Not News, but Media Noise

This is a wonderful example of how fuckin' stupid the "media" (air, for example, is a media for sound, thermal energy, light, etc.) has become. The morons at the incredibly dumbed-down Rapid City Journal published an attempt to describe a series of crashes at the Sturgis Potato-Potato Rally called, "One dead in bike wreck, multiple vehicles seized for drugs." This brilliant piece of kindergarten writing contains irrational statements like:
  • "William L. Ziegelbein, 44, of Lincoln, Neb., was traveling north on a 2008 Triumph Rocket motorcycle, when his bike left the road on a curve and entered the west ditch . . . "
  • "A motorcycle driven by Mark Steever, 47, of Lennox, went out of control while traveling south on Nemo Road . . ."
  • "A motorcycle driven by Ellen Lloyd, 60, from Lavista, Neb., failed to handle a curve while traveling east on Nemo Road . . . "
  • "A motorcycle driven by Sherwin Coleman, 58, from West Bountiful, Utah, lost control while traveling north . . . "
  • "A motorcycle driven by Clarence Carlson, 40, from Warroad, Minn., drifted off the road while traveling west on U.S. Highway 16A . . ."
  • "A motorcycle driven by William Perry, 45, from Hawthorne, Calif., failed to negotiate a curve while traveling west on state Highway 44 . . . "
One after another (for a total of 12 pitiful victims of runaway motorcycles), these vicious motorcycles dragged their hapless passengers off of the road and into ditches, cars and other motorcycles, and into various stationary obstacles while their completely innocent and unaware "riders" were simply in the wrong place at the wrong time.

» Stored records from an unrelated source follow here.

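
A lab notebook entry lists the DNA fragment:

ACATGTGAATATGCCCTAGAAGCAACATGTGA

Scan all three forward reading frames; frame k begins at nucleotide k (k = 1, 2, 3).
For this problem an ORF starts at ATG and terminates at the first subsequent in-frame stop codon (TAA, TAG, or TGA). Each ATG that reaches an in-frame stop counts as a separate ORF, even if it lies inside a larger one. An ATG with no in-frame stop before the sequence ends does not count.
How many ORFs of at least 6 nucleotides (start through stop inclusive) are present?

Frame 1: ACA TGT GAA TAT GCC CTA GAA GCA ACA TGT — no ATG→stop ORF.
Frame 2: CAT GTG AAT ATG CCC TAG AAG CAA CAT GTG — ATG at 11, stop TAG at 17 → 9 nt.
Frame 3: ATG TGA ATA TGC CCT AGA AGC AAC ATG TGA — ATG at 3, stop TGA at 6 → 6 nt; ATG at 27, stop TGA at 30 → 6 nt.
ORFs ≥ 6 nucleotides: frame 2 11–19 (9 nucleotides), frame 3 3–8 (6 nucleotides), frame 3 27–32 (6 nucleotides). Count = 3.

3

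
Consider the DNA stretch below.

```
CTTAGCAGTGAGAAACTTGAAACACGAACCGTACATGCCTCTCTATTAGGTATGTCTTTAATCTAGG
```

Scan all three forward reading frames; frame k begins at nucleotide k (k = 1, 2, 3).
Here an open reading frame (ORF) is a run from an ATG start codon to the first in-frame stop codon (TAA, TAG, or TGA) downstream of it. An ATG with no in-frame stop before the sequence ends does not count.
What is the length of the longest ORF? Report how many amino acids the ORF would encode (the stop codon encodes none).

4

Frame 1: CTT AGC AGT GAG AAA CTT GAA ACA CGA ACC GTA CAT GCC TCT CTA TTA GGT ATG TCT TTA ATC TAG — ATG at 52, stop TAG at 64 → 15 nt.
Frame 2: TTA GCA GTG AGA AAC TTG AAA CAC GAA CCG TAC ATG CCT CTC TAT TAG GTA TGT CTT TAA TCT AGG — ATG at 35, stop TAG at 47 → 15 nt.
Frame 3: TAG CAG TGA GAA ACT TGA AAC ACG AAC CGT ACA TGC CTC TCT ATT AGG TAT GTC TTT AAT CTA — no ATG→stop ORF.
Longest: frame 1, positions 52–66, 15 nt = 5 codons = 4 aa. → 4 amino acids.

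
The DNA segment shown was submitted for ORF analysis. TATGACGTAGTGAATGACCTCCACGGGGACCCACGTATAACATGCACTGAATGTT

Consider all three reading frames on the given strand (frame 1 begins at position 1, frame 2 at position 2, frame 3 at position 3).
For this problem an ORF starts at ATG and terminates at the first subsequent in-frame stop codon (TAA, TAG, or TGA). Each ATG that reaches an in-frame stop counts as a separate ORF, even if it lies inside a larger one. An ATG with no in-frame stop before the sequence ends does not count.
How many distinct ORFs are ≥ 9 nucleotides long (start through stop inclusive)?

Frame 1: TAT GAC GTA GTG AAT GAC CTC CAC GGG GAC CCA CGT ATA ACA TGC ACT GAA TGT — no ATG→stop ORF.
Frame 2: ATG ACG TAG TGA ATG ACC TCC ACG GGG ACC CAC GTA TAA CAT GCA CTG AAT GTT — ATG at 2, stop TAG at 8 → 9 nt; ATG at 14, stop TAA at 38 → 27 nt.
Frame 3: TGA CGT AGT GAA TGA CCT CCA CGG GGA CCC ACG TAT AAC ATG CAC TGA ATG — ATG at 42, stop TGA at 48 → 9 nt.
ORFs ≥ 9 nucleotides: frame 2 2–10 (9 nucleotides), frame 2 14–40 (27 nucleotides), frame 3 42–50 (9 nucleotides). Count = 3.

3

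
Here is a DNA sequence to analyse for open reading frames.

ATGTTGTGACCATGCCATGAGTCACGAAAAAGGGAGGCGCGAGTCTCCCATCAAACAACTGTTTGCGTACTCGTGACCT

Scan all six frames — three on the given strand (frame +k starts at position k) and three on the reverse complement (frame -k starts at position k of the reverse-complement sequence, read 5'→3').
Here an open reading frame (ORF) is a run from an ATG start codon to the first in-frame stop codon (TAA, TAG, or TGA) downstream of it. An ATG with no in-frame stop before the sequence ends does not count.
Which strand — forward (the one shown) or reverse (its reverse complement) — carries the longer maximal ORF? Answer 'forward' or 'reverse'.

forward

Reverse complement (5'→3'): AGGTCACGAGTACGCAAACAGTTGTTTGATGGGAGACTCGCGCCTCCCTTTTTCGTGACTCATGGCATGGTCACAACAT
Frame +1: ATG TTG TGA CCA TGC CAT GAG TCA CGA AAA AGG GAG GCG CGA GTC TCC CAT CAA ACA ACT GTT TGC GTA CTC GTG ACC — ATG at 1, stop TGA at 7 → 9 nt.
Frame +2: TGT TGT GAC CAT GCC ATG AGT CAC GAA AAA GGG AGG CGC GAG TCT CCC ATC AAA CAA CTG TTT GCG TAC TCG TGA CCT — ATG at 17, stop TGA at 74 → 60 nt.
Frame +3: GTT GTG ACC ATG CCA TGA GTC ACG AAA AAG GGA GGC GCG AGT CTC CCA TCA AAC AAC TGT TTG CGT ACT CGT GAC — ATG at 12, stop TGA at 18 → 9 nt.
Frame -1: AGG TCA CGA GTA CGC AAA CAG TTG TTT GAT GGG AGA CTC GCG CCT CCC TTT TTC GTG ACT CAT GGC ATG GTC ACA ACA — no ATG→stop ORF.
Frame -2: GGT CAC GAG TAC GCA AAC AGT TGT TTG ATG GGA GAC TCG CGC CTC CCT TTT TCG TGA CTC ATG GCA TGG TCA CAA CAT — ATG at 29, stop TGA at 56 → 30 nt.
Frame -3: GTC ACG AGT ACG CAA ACA GTT GTT TGA TGG GAG ACT CGC GCC TCC CTT TTT CGT GAC TCA TGG CAT GGT CAC AAC — no ATG→stop ORF.
Forward-strand max 60 nt; reverse-strand max 30 nt. The forward strand has the longer ORF.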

Oddly, the bikes did not get the blame for all of the illegal drugs and weapons South Dakota police confiscated.

2 comments:

John Kettlewell said...

This news account got it right. The poor guy drove his motorcycle off the road and it took two weeks to find him: http://www.poughkeepsiejournal.com/article/20130818/NEWS01/308170046/Missing-biker-s-body-found-near-Albany-police-say

T.W. Day said...

I would expect a New York newspaper to be more literate (and accurate) than pretty much anything written in South Dakota. Good to see that's true.